Under heavy write load, we've seen this list grows to millions
of entries. Even though the list is extremely long, the system
still runs fine until the user wants to get the information of
all active RPC tasks by doing:
# cat /sys/kernel/debug/sunrpc/rpc_clnt/N/tasks
When this happens, tasks_start() is called and it acquires the
rpc_clnt.cl_lock to walk the cl_tasks list, returning one entry
at a time to the caller. The cl_lock is held until all tasks on
this list have been processed.
While the cl_lock is held, completed RPC tasks have to spin wait
in rpc_task_release_client for the cl_lock.
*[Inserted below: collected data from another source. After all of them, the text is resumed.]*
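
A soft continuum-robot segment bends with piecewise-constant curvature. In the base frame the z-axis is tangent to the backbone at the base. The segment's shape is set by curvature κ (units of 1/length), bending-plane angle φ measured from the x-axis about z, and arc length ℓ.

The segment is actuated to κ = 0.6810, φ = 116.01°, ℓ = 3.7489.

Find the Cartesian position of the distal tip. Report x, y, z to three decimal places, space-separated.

-1.180 2.417 0.815

θ = κ·ℓ = 0.6810 × 3.7489 = 2.55300 rad
ρ = (1 − cos θ)/κ = (1 − -0.83172)/0.6810 = 2.68976
z = sin θ / κ = 0.55519/0.6810 = 0.81526
x = ρ cos φ = 2.68976 × cos(116.01°) = -1.17953
y = ρ sin φ = 2.68976 × sin(116.01°) = 2.41733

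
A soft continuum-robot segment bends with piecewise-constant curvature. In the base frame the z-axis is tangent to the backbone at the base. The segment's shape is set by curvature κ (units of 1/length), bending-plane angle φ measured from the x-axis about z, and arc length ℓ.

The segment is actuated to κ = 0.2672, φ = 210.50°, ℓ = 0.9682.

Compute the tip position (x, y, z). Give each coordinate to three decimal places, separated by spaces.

θ = κ·ℓ = 0.2672 × 0.9682 = 0.25870 rad
ρ = (1 − cos θ)/κ = (1 − 0.96672)/0.2672 = 0.12454
z = sin θ / κ = 0.25583/0.2672 = 0.95744
x = ρ cos φ = 0.12454 × cos(210.50°) = -0.10731
y = ρ sin φ = 0.12454 × sin(210.50°) = -0.06321

-0.107 -0.063 0.957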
If there are millions
of entries in the cl_tasks list it will take a long time before
tasks_stop is called and the cl_lock is released.
Under heavy load condition the rpc_task_release_client threads
will use up all the available CPUs in the system, preventing other
jobs to run and this causes the system to temporarily lock up.
I'm looking for suggestions on how to address this issue. I think
one option is to convert the cl_tasks list to use xarray to eliminate
the contention on the cl_lock and would like to get the opinion
from the community.
Thanks,
-Dai